Entertainment
‘Fifteen Dogs’ by Andre Alexis wins 2017 Canada Reads debates
TORONTO—Andre Alexis’s Scotiabank Giller Prize-winning novel “Fifteen Dogs” is the champion of this year’s “Canada Reads” debate series.
The CBC’s battle of the books sees high-profile panellists defending homegrown titles in a string of debates until a winner is declared.
Alexis’s book, about 15 dogs gifted by gods with the skills of human consc
iousness and language, was named the winner on Thursday.
Spoken word artist and emcee Humble the Poet had advocated for the book in the debates.
The runner-up was “Company Town” by Madeline Ashby, which was defended by opera singer Measha Brueggergosman.
Other books in competition included “The Right to Be Cold: One Woman’s Story of Protecting Her Culture, the Arctic and the Whole Planet,” by Sheila Watt-Cloutier, which was represented by singer-songwriter Chantal Kreviazuk.
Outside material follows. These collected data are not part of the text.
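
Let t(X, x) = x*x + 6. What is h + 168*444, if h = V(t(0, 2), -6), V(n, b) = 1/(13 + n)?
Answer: 1715617/23 ≈ 74592.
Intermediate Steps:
t(X, x) = 6 + x² (t(X, x) = x² + 6 = 6 + x²)
h = 1/23 (h = 1/(13 + (6 + 2²)) = 1/(13 + (6 + 4)) = 1/(13 + 10) = 1/23 ≈ 0.043478)
h + 168*444 = 1/23 + 168*444 = 1/23 + 74592 = 1715617/23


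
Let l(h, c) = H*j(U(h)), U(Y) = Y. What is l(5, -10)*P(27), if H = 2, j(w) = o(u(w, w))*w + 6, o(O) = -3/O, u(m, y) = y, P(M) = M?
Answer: 162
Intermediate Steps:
j(w) = 3 (j(w) = (-3/w)*w + 6 = -3 + 6 = 3)
l(h, c) = 6 (l(h, c) = 2*3 = 6)
l(5, -10)*P(27) = 6*27 = 162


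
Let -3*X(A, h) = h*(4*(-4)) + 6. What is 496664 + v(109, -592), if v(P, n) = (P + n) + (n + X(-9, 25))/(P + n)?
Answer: 718967651/1449 ≈ 4.9618e+5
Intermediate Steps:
X(A, h) = -2 + 16*h/3 (X(A, h) = -(h*(4*(-4)) + 6)/3 = -(h*(-16) + 6)/3 = -(-16*h + 6)/3 = -(6 - 16*h)/3 = -2 + 16*h/3)
v(P, n) = P + n + (394/3 + n)/(P + n) (v(P, n) = (P + n) + (n + (-2 + (16/3)*25))/(P + n) = (P + n) + (n + (-2 + 400/3))/(P + n) = (P + n) + (n + 394/3)/(P + n) = (P + n) + (394/3 + n)/(P + n) = P + n + (394/3 + n)/(P + n))
496664 + v(109, -592) = 496664 + (394/3 - 592 + 109² + (-592)² + 2*109*(-592))/(109 - 592) = 496664 + (394/3 - 592 + 11881 + 350464 - 129056)/(-483) = 496664 - 1/483*698485/3 = 496664 - 698485/1449 = 718967651/1449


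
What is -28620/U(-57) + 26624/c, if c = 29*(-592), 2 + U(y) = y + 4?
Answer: 6123548/11803 ≈ 518.81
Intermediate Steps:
U(y) = 2 + y (U(y) = -2 + (y + 4) = -2 + (4 + y) = 2 + y)
c = -17168
-28620/U(-57) + 26624/c = -28620/(2 - 57) + 26624/(-17168) = -28620/(-55) + 26624*(-1/17168) = -28620*(-1/55) - 1664/1073 = 5724/11 - 1664/1073 = 6123548/11803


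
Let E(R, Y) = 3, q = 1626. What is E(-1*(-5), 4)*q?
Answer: 4878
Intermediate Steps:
E(-1*(-5), 4)*q = 3*1626 = 4878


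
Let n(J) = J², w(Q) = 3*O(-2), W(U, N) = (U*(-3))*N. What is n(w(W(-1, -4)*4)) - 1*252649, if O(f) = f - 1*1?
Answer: -252568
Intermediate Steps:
O(f) = -1 + f (O(f) = f - 1 = -1 + f)
W(U, N) = -3*N*U (W(U, N) = (-3*U)*N = -3*N*U)
w(Q) = -9 (w(Q) = 3*(-1 - 2) = 3*(-3) = -9)
n(w(W(-1, -4)*4)) - 1*252649 = (-9)² - 1*252649 = 81 - 252649 = -252568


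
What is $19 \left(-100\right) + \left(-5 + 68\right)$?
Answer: $-1837$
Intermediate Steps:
$19 \left(-100\right) + \left(-5 + 68\right) = -1900 + 63 = -1837$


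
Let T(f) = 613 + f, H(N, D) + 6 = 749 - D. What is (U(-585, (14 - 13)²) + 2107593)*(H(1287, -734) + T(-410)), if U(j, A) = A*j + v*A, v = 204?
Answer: 3540116160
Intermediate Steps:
U(j, A) = 204*A + A*j (U(j, A) = A*j + 204*A = 204*A + A*j)
H(N, D) = 743 - D (H(N, D) = -6 + (749 - D) = 743 - D)
(U(-585, (14 - 13)²) + 2107593)*(H(1287, -734) + T(-410)) = ((14 - 13)²*(204 - 585) + 2107593)*((743 - 1*(-734)) + (613 - 410)) = (1²*(-381) + 2107593)*((743 + 734) + 203) = (1*(-381) + 2107593)*(1477 + 203) = (-381 + 2107593)*1680 = 2107212*1680 = 3540116160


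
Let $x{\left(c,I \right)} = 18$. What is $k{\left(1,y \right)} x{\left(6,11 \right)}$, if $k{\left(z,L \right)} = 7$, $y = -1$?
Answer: $126$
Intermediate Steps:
$k{\left(1,y \right)} x{\left(6,11 \right)} = 7 \cdot 18 = 126$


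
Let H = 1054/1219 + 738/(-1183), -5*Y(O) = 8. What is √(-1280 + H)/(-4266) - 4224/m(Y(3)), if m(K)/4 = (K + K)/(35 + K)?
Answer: 11022 - 5*I*√157477479229/236611557 ≈ 11022.0 - 0.0083858*I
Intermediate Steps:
Y(O) = -8/5 (Y(O) = -⅕*8 = -8/5)
m(K) = 8*K/(35 + K) (m(K) = 4*((K + K)/(35 + K)) = 4*((2*K)/(35 + K)) = 4*(2*K/(35 + K)) = 8*K/(35 + K))
H = 347260/1442077 (H = 1054*(1/1219) + 738*(-1/1183) = 1054/1219 - 738/1183 = 347260/1442077 ≈ 0.24081)
√(-1280 + H)/(-4266) - 4224/m(Y(3)) = √(-1280 + 347260/1442077)/(-4266) - 4224/(8*(-8/5)/(35 - 8/5)) = √(-1845511300/1442077)*(-1/4266) - 4224/(8*(-8/5)/(167/5)) = (10*I*√157477479229/110929)*(-1/4266) - 4224/(8*(-8/5)*(5/167)) = -5*I*√157477479229/236611557 - 4224/(-64/167) = -5*I*√157477479229/236611557 - 4224*(-167/64) = -5*I*√157477479229/236611557 + 11022 = 11022 - 5*I*√157477479229/236611557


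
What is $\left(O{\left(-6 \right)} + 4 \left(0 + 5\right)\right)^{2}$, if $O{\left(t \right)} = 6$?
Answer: $676$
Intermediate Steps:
$\left(O{\left(-6 \right)} + 4 \left(0 + 5\right)\right)^{2} = \left(6 + 4 \left(0 + 5\right)\right)^{2} = \left(6 + 4 \cdot 5\right)^{2} = \left(6 + 20\right)^{2} = 26^{2} = 676$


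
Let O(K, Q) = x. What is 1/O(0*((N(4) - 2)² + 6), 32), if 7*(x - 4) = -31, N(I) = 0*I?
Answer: -7/3 ≈ -2.3333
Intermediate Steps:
N(I) = 0
x = -3/7 (x = 4 + (⅐)*(-31) = 4 - 31/7 = -3/7 ≈ -0.42857)
O(K, Q) = -3/7
1/O(0*((N(4) - 2)² + 6), 32) = 1/(-3/7) = -7/3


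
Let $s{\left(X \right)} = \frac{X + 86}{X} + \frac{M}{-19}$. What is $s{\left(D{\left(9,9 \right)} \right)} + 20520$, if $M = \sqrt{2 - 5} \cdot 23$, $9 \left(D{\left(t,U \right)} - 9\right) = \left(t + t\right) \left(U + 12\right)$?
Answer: $\frac{1046657}{51} - \frac{23 i \sqrt{3}}{19} \approx 20523.0 - 2.0967 i$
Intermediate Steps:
$D{\left(t,U \right)} = 9 + \frac{2 t \left(12 + U\right)}{9}$ ($D{\left(t,U \right)} = 9 + \frac{\left(t + t\right) \left(U + 12\right)}{9} = 9 + \frac{2 t \left(12 + U\right)}{9}$)
$M = 23 i \sqrt{3}$ ($M = \sqrt{-3} \cdot 23 = i \sqrt{3} \cdot 23 = 23 i \sqrt{3} \approx 39.837 i$)
$s{\left(X \right)} = \frac{86 + X}{X} - \frac{23 i \sqrt{3}}{19}$ ($s{\left(X \right)} = \frac{X + 86}{X} + \frac{23 i \sqrt{3}}{-19} = \frac{86 + X}{X} + 23 i \sqrt{3} \left(- \frac{1}{19}\right) = \frac{86 + X}{X} - \frac{23 i \sqrt{3}}{19}$)
$s{\left(D{\left(9,9 \right)} \right)} + 20520 = \left(1 + \frac{86}{9 + \frac{8}{3} \cdot 9 + \frac{2}{9} \cdot 9 \cdot 9} - \frac{23 i \sqrt{3}}{19}\right) + 20520 = \left(1 + \frac{86}{9 + 24 + 18} - \frac{23 i \sqrt{3}}{19}\right) + 20520 = \left(1 + \frac{86}{51} - \frac{23 i \sqrt{3}}{19}\right) + 20520 = \left(\frac{137}{51} - \frac{23 i \sqrt{3}}{19}\right) + 20520 = \frac{1046657}{51} - \frac{23 i \sqrt{3}}{19}$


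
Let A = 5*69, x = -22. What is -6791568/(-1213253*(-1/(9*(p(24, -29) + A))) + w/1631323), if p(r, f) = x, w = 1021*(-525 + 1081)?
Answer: -4601050547505264/282979679693 ≈ -16259.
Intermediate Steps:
w = 567676 (w = 1021*556 = 567676)
p(r, f) = -22
A = 345
-6791568/(-1213253*(-1/(9*(p(24, -29) + A))) + w/1631323) = -6791568/(-1213253*(-1/(9*(-22 + 345))) + 567676/1631323) = -6791568/(-1213253/(323*(-9)) + 567676*(1/1631323)) = -6791568/(-1213253/(-2907) + 567676/1631323) = -6791568/(-1213253*(-1/2907) + 567676/1631323) = -6791568/(1213253/2907 + 567676/1631323) = -6791568/1980857757851/4742255961 = -6791568*4742255961/1980857757851 = -4601050547505264/282979679693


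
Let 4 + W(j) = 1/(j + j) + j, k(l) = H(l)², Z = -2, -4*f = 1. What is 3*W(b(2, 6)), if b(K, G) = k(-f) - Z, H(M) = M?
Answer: -895/176 ≈ -5.0852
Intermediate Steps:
f = -¼ (f = -¼*1 = -¼ ≈ -0.25000)
k(l) = l²
b(K, G) = 33/16 (b(K, G) = (-1*(-¼))² - 1*(-2) = (¼)² + 2 = 1/16 + 2 = 33/16)
W(j) = -4 + j + 1/(2*j) (W(j) = -4 + (1/(j + j) + j) = -4 + (1/(2*j) + j) = -4 + (j + 1/(2*j)) = -4 + j + 1/(2*j))
3*W(b(2, 6)) = 3*(-4 + 33/16 + 1/(2*(33/16))) = 3*(-4 + 33/16 + (½)*(16/33)) = 3*(-4 + 33/16 + 8/33) = 3*(-895/528) = -895/176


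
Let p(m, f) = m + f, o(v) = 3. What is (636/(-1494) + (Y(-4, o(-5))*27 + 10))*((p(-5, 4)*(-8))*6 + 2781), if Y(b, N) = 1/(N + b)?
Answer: -4091677/83 ≈ -49297.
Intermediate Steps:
p(m, f) = f + m
(636/(-1494) + (Y(-4, o(-5))*27 + 10))*((p(-5, 4)*(-8))*6 + 2781) = (636/(-1494) + (27/(3 - 4) + 10))*(((4 - 5)*(-8))*6 + 2781) = (636*(-1/1494) + (27/(-1) + 10))*(-1*(-8)*6 + 2781) = (-106/249 + (-1*27 + 10))*(8*6 + 2781) = (-106/249 + (-27 + 10))*(48 + 2781) = (-106/249 - 17)*2829 = -4339/249*2829 = -4091677/83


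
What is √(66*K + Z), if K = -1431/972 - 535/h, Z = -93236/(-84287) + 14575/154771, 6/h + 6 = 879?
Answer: I*√31475431597861507309400477130/78271099662 ≈ 2266.6*I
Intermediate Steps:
h = 2/291 (h = 6/(-6 + 879) = 6/873 = 6*(1/873) = 2/291 ≈ 0.0068729)
Z = 15658711981/13045183277 (Z = -93236*(-1/84287) + 14575*(1/154771) = 93236/84287 + 14575/154771 = 15658711981/13045183277 ≈ 1.2003)
K = -2802383/36 (K = -1431/972 - 535/2/291 = -1431*1/972 - 535*291/2 = -53/36 - 155685/2 = -2802383/36 ≈ -77844.)
√(66*K + Z) = √(66*(-2802383/36) + 15658711981/13045183277) = √(-30826213/6 + 15658711981/13045183277) = √(-402133504368568115/78271099662) = I*√31475431597861507309400477130/78271099662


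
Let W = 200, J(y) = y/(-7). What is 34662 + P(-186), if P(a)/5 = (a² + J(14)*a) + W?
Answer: 210502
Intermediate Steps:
J(y) = -y/7 (J(y) = y*(-⅐) = -y/7)
P(a) = 1000 - 10*a + 5*a² (P(a) = 5*((a² + (-⅐*14)*a) + 200) = 5*((a² - 2*a) + 200) = 5*(200 + a² - 2*a) = 1000 - 10*a + 5*a²)
34662 + P(-186) = 34662 + (1000 - 10*(-186) + 5*(-186)²) = 34662 + (1000 + 1860 + 5*34596) = 34662 + (1000 + 1860 + 172980) = 34662 + 175840 = 210502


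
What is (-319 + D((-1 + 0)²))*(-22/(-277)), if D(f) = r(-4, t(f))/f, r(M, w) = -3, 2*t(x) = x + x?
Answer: -7084/277 ≈ -25.574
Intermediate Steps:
t(x) = x (t(x) = (x + x)/2 = (2*x)/2 = x)
D(f) = -3/f
(-319 + D((-1 + 0)²))*(-22/(-277)) = (-319 - 3/(-1 + 0)²)*(-22/(-277)) = (-319 - 3/((-1)²))*(-22*(-1/277)) = (-319 - 3/1)*(22/277) = (-319 - 3*1)*(22/277) = (-319 - 3)*(22/277) = -322*22/277 = -7084/277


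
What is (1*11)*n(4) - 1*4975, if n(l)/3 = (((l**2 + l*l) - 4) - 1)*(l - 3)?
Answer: -4084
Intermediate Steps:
n(l) = 3*(-5 + 2*l**2)*(-3 + l) (n(l) = 3*((((l**2 + l*l) - 4) - 1)*(l - 3)) = 3*((((l**2 + l**2) - 4) - 1)*(-3 + l)) = 3*(((2*l**2 - 4) - 1)*(-3 + l)) = 3*(((-4 + 2*l**2) - 1)*(-3 + l)) = 3*((-5 + 2*l**2)*(-3 + l)) = 3*(-5 + 2*l**2)*(-3 + l))
(1*11)*n(4) - 1*4975 = (1*11)*(45 - 18*4**2 - 15*4 + 6*4**3) - 1*4975 = 11*(45 - 18*16 - 60 + 6*64) - 4975 = 11*(45 - 288 - 60 + 384) - 4975 = 11*81 - 4975 = 891 - 4975 = -4084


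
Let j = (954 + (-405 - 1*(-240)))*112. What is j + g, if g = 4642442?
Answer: 4730810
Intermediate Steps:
j = 88368 (j = (954 + (-405 + 240))*112 = (954 - 165)*112 = 789*112 = 88368)
j + g = 88368 + 4642442 = 4730810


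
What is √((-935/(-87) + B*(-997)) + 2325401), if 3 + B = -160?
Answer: √18831087273/87 ≈ 1577.3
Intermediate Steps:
B = -163 (B = -3 - 160 = -163)
√((-935/(-87) + B*(-997)) + 2325401) = √((-935/(-87) - 163*(-997)) + 2325401) = √((-935*(-1/87) + 162511) + 2325401) = √((935/87 + 162511) + 2325401) = √(14139392/87 + 2325401) = √(216449279/87) = √18831087273/87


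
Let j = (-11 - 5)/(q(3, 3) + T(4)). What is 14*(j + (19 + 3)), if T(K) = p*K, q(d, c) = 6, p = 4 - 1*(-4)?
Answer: 5740/19 ≈ 302.11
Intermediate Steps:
p = 8 (p = 4 + 4 = 8)
T(K) = 8*K
j = -8/19 (j = (-11 - 5)/(6 + 8*4) = -16/(6 + 32) = -16/38 = -16*1/38 = -8/19 ≈ -0.42105)
14*(j + (19 + 3)) = 14*(-8/19 + (19 + 3)) = 14*(-8/19 + 22) = 14*(410/19) = 5740/19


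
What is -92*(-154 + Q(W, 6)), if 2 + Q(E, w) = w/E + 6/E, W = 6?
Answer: 14168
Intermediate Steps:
Q(E, w) = -2 + 6/E + w/E (Q(E, w) = -2 + (w/E + 6/E) = -2 + (6/E + w/E) = -2 + 6/E + w/E)
-92*(-154 + Q(W, 6)) = -92*(-154 + (6 + 6 - 2*6)/6) = -92*(-154 + (6 + 6 - 12)/6) = -92*(-154 + (⅙)*0) = -92*(-154 + 0) = -92*(-154) = 14168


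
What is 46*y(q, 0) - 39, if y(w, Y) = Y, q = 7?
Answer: -39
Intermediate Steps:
46*y(q, 0) - 39 = 46*0 - 39 = 0 - 39 = -39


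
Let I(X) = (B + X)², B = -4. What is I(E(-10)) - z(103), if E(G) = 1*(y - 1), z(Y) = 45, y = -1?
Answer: -9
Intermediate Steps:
E(G) = -2 (E(G) = 1*(-1 - 1) = 1*(-2) = -2)
I(X) = (-4 + X)²
I(E(-10)) - z(103) = (-4 - 2)² - 1*45 = (-6)² - 45 = 36 - 45 = -9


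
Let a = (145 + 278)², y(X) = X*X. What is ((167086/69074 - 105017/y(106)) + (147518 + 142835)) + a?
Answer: 182105820305443/388057732 ≈ 4.6928e+5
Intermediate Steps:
y(X) = X²
a = 178929 (a = 423² = 178929)
((167086/69074 - 105017/y(106)) + (147518 + 142835)) + a = ((167086/69074 - 105017/(106²)) + (147518 + 142835)) + 178929 = ((167086*(1/69074) - 105017/11236) + 290353) + 178929 = ((83543/34537 - 105017*1/11236) + 290353) + 178929 = ((83543/34537 - 105017/11236) + 290353) + 178929 = (-2688282981/388057732 + 290353) + 178929 = 112671038376415/388057732 + 178929 = 182105820305443/388057732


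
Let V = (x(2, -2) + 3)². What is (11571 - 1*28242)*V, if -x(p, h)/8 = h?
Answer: -6018231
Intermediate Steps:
x(p, h) = -8*h
V = 361 (V = (-8*(-2) + 3)² = (16 + 3)² = 19² = 361)
(11571 - 1*28242)*V = (11571 - 1*28242)*361 = (11571 - 28242)*361 = -16671*361 = -6018231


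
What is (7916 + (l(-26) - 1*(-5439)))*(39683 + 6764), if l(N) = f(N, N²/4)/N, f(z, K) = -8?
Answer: 8064081693/13 ≈ 6.2031e+8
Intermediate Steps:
l(N) = -8/N
(7916 + (l(-26) - 1*(-5439)))*(39683 + 6764) = (7916 + (-8/(-26) - 1*(-5439)))*(39683 + 6764) = (7916 + (-8*(-1/26) + 5439))*46447 = (7916 + (4/13 + 5439))*46447 = (7916 + 70711/13)*46447 = (173619/13)*46447 = 8064081693/13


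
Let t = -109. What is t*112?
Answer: -12208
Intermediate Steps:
t*112 = -109*112 = -12208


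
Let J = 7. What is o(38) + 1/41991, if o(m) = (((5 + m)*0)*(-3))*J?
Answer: 1/41991 ≈ 2.3815e-5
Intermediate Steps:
o(m) = 0 (o(m) = (((5 + m)*0)*(-3))*7 = (0*(-3))*7 = 0*7 = 0)
o(38) + 1/41991 = 0 + 1/41991 = 1/41991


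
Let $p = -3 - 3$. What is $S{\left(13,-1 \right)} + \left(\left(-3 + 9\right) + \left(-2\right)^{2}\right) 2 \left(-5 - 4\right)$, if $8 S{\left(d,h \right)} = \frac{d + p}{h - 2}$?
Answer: $- \frac{4327}{24} \approx -180.29$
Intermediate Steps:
$p = -6$
$S{\left(d,h \right)} = \frac{-6 + d}{8 \left(-2 + h\right)}$ ($S{\left(d,h \right)} = \frac{\left(d - 6\right) \frac{1}{h - 2}}{8} = \frac{\left(-6 + d\right) \frac{1}{-2 + h}}{8} = \frac{\frac{1}{-2 + h} \left(-6 + d\right)}{8} = \frac{-6 + d}{8 \left(-2 + h\right)}$)
$S{\left(13,-1 \right)} + \left(\left(-3 + 9\right) + \left(-2\right)^{2}\right) 2 \left(-5 - 4\right) = \frac{-6 + 13}{8 \left(-2 - 1\right)} + \left(\left(-3 + 9\right) + \left(-2\right)^{2}\right) 2 \left(-5 - 4\right) = \frac{1}{8} \frac{1}{-3} \cdot 7 + \left(6 + 4\right) 2 \left(-9\right) = \frac{1}{8} \left(- \frac{1}{3}\right) 7 + 10 \left(-18\right) = - \frac{7}{24} - 180 = - \frac{4327}{24}$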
Ottawa city councillor and author Jody Mitic supported “Nostalgia” by M.G. Vassanji, while comedian Candy Palmater backed “The Break” by Katherena Vermette.
This year’s show explored stories about Canada’s past, present and future as the country marks its 150th anniversary.
“Fifteen Dogs” publisher Coach House Books says in celebration of the win, it will make a donation to Frontier College’s Indigenous Summer Literacy Camps for First Nation, Metis and Inuit children and youth across Canada.
Earlier this month Alexis won a Yale University Windham-Campbell Prize, which comes with a cheque for US$165,000.
In 2015, the Trinidad-born, Ottawa-raised writer also won the Rogers Writers’ Trust Fiction Prize for “Fifteen Dogs.”